Kondisi tersebut diperparah dengan beberapa kebijakan pemerintah. Kenaikan harga bahan bakar minyak (BBM), kenaikan tarif dasar listrik, melonjaknya harga kebutuhan pokok dan lainnya, ternyata juga berimbas langsung bagi para nelayan. Untuk melaut diperlukan biaya ekstra, membeli BBM atau es balok dll. Kerusakan wilayah pesisir memaksa para nelayan memperluas daya jelajah bahkan sampai ke laut samudera. Bila cuaca dan musim sedang baik itu jadi nasib baik bagi para nelayan. Namun bila cuaca memburuk, untuk menutupi biaya melaut saja tidak cukup dan terkadang banyak yang mengalami kerugian. Ketika laut sudah tidak dapat lagi dijadikan sandaran hidup di tengah kebutuhan perut yang semakin mencekik, maka sangatlah mungkin banyak dari nelayan akan memilih beralih profesi. Menjadi buruh pabrik, tukang ojek atau urbanisasi mencari pekerjaan di kota adalah pilihan sulit, yang mungkin saja akan di tempuh untuk sekadar menyambung nafas.

Kita semua menyadari, bahwa masyarakat pesisir kini dikepung dari dua arah secara bersamaan. Ketimpangan pembangunan akibat strategi pembangunan yang kurang adil dan kerusakan lingkungan akibat industrialisasi atau ulah manusia itu sendiri. Bukanlah suatu kemustahilan untuk dapat keluar dari kesulitan tersebut. Saya dapat sedikit bersyukur karena wilayah pesisir di daerah kami masih terjaga kelestariannya meski ada potensi kerusakan di beberapa titik. Namun, semuanya bisa dikontrol lewat kebijakan adat masyarakat setempat.

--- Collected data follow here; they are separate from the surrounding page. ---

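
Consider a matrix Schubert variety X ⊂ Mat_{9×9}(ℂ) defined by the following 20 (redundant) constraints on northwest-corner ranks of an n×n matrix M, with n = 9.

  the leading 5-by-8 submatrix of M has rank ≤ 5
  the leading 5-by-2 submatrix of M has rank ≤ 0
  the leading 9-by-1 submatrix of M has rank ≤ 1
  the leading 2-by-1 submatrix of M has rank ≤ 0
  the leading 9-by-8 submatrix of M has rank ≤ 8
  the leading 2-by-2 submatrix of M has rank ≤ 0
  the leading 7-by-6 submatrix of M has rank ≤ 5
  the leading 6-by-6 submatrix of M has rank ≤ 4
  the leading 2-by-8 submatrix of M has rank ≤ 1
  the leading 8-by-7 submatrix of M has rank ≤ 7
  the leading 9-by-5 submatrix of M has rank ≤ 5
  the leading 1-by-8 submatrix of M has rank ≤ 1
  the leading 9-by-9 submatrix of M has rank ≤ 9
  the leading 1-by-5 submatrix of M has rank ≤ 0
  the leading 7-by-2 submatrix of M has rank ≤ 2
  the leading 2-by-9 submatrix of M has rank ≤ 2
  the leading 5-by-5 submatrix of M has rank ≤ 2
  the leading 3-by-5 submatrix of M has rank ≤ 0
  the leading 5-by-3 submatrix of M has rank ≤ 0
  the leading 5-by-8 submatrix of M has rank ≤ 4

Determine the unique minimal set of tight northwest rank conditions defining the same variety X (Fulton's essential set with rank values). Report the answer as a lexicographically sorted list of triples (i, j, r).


Rank table r_w(9×9) implied by the 20 constraints:

  R[1]: 0 | 0 | 0 | 0 | 0 | 1 | 1 | 1 | 1
  R[2]: 0 | 0 | 0 | 0 | 0 | 1 | 1 | 1 | 2
  R[3]: 0 | 0 | 0 | 0 | 0 | 1 | 2 | 2 | 3
  R[4]: 0 | 0 | 0 | 1 | 1 | 2 | 3 | 3 | 4
  R[5]: 0 | 0 | 0 | 1 | 2 | 3 | 4 | 4 | 5
  R[6]: 1 | 1 | 1 | 2 | 3 | 4 | 5 | 5 | 6
  R[7]: 1 | 2 | 2 | 3 | 4 | 5 | 6 | 6 | 7
  R[8]: 1 | 2 | 3 | 4 | 5 | 6 | 7 | 7 | 8
  R[9]: 1 | 2 | 3 | 4 | 5 | 6 | 7 | 8 | 9

second differences of R give the permutation w = (6, 9, 7, 4, 5, 1, 2, 3, 8).

Rothe diagram D(w) (23 cells), 3 SE-corners (essential conditions):

[(2, 8, 1), (3, 5, 0), (5, 3, 0)]


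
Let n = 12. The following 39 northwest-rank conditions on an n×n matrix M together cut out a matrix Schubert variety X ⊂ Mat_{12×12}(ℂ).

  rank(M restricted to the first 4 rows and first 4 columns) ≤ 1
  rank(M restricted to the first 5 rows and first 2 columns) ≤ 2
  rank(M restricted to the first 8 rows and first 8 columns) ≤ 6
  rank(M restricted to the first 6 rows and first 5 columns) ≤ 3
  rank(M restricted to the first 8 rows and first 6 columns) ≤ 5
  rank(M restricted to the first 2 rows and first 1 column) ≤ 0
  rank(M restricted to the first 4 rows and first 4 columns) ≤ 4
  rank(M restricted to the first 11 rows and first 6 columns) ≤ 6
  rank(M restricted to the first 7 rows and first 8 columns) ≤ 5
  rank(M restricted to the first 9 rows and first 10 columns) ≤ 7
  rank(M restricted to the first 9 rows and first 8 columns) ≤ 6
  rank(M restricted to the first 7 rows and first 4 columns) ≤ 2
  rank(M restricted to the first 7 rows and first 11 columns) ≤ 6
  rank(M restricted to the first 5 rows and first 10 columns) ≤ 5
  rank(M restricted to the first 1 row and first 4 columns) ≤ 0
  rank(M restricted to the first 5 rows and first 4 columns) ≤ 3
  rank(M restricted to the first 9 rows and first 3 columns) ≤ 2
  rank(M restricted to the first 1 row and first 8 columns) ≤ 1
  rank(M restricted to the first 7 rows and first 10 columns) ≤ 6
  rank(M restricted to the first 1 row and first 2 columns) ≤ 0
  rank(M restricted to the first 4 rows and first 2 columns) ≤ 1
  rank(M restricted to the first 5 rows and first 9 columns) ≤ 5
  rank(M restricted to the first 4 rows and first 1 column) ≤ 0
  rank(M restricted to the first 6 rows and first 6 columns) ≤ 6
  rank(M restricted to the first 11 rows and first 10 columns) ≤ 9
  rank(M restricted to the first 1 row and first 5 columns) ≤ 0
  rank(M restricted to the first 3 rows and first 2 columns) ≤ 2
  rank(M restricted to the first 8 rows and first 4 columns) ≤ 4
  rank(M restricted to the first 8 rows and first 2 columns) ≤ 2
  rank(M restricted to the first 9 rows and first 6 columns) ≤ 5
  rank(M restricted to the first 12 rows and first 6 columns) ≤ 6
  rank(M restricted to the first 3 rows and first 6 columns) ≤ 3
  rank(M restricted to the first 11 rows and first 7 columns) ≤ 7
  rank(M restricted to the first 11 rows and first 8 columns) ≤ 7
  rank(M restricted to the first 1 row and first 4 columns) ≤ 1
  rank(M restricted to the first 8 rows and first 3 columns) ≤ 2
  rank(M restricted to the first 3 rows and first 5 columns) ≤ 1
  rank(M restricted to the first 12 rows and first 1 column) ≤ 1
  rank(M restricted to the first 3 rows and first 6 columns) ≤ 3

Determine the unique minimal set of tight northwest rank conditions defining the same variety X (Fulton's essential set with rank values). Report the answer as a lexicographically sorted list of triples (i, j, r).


The tightest implied rank at each (i,j), from the 39 conditions:

  i=1: 0 | 0 | 0 | 0 | 0 | 1 | 1 | 1 | 1 | 1 | 1 | 1
  i=2: 0 | 1 | 1 | 1 | 1 | 2 | 2 | 2 | 2 | 2 | 2 | 2
  i=3: 0 | 1 | 1 | 1 | 1 | 2 | 3 | 3 | 3 | 3 | 3 | 3
  i=4: 0 | 1 | 1 | 1 | 2 | 3 | 4 | 4 | 4 | 4 | 4 | 4
  i=5: 1 | 2 | 2 | 2 | 3 | 4 | 5 | 5 | 5 | 5 | 5 | 5
  i=6: 1 | 2 | 2 | 2 | 3 | 4 | 5 | 5 | 6 | 6 | 6 | 6
  i=7: 1 | 2 | 2 | 2 | 3 | 4 | 5 | 5 | 6 | 6 | 6 | 7
  i=8: 1 | 2 | 2 | 3 | 4 | 5 | 6 | 6 | 7 | 7 | 7 | 8
  i=9: 1 | 2 | 2 | 3 | 4 | 5 | 6 | 6 | 7 | 7 | 8 | 9
  i=10: 1 | 2 | 3 | 4 | 5 | 6 | 7 | 7 | 8 | 8 | 9 | 10
  i=11: 1 | 2 | 3 | 4 | 5 | 6 | 7 | 7 | 8 | 9 | 10 | 11
  i=12: 1 | 2 | 3 | 4 | 5 | 6 | 7 | 8 | 9 | 10 | 11 | 12

hence w(1..12) = (6, 2, 7, 5, 1, 9, 12, 4, 11, 3, 10, 8).

Rothe diagram D(w) (26 cells), 11 SE-corners (essential conditions):

[(1, 5, 0), (3, 5, 1), (4, 1, 0), (4, 4, 1), (7, 4, 2), (7, 8, 5), (7, 11, 6), (9, 3, 2), (9, 8, 6), (9, 10, 7), (11, 8, 7)]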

Dalam tulisan ini, saya akan paparkan sedikit pandangan subjektif saya tentang strategi pengembangan masyarakat pesisir. Strategi pengembangan yang berbasis pada kekuatan kultural masyarakat, komunitas masyarakat lokal atau masyarakat adat. Terutama meminjam kebijakan adat yang umumnya dijalankan di Maluku. Yaitu hukum Sasi.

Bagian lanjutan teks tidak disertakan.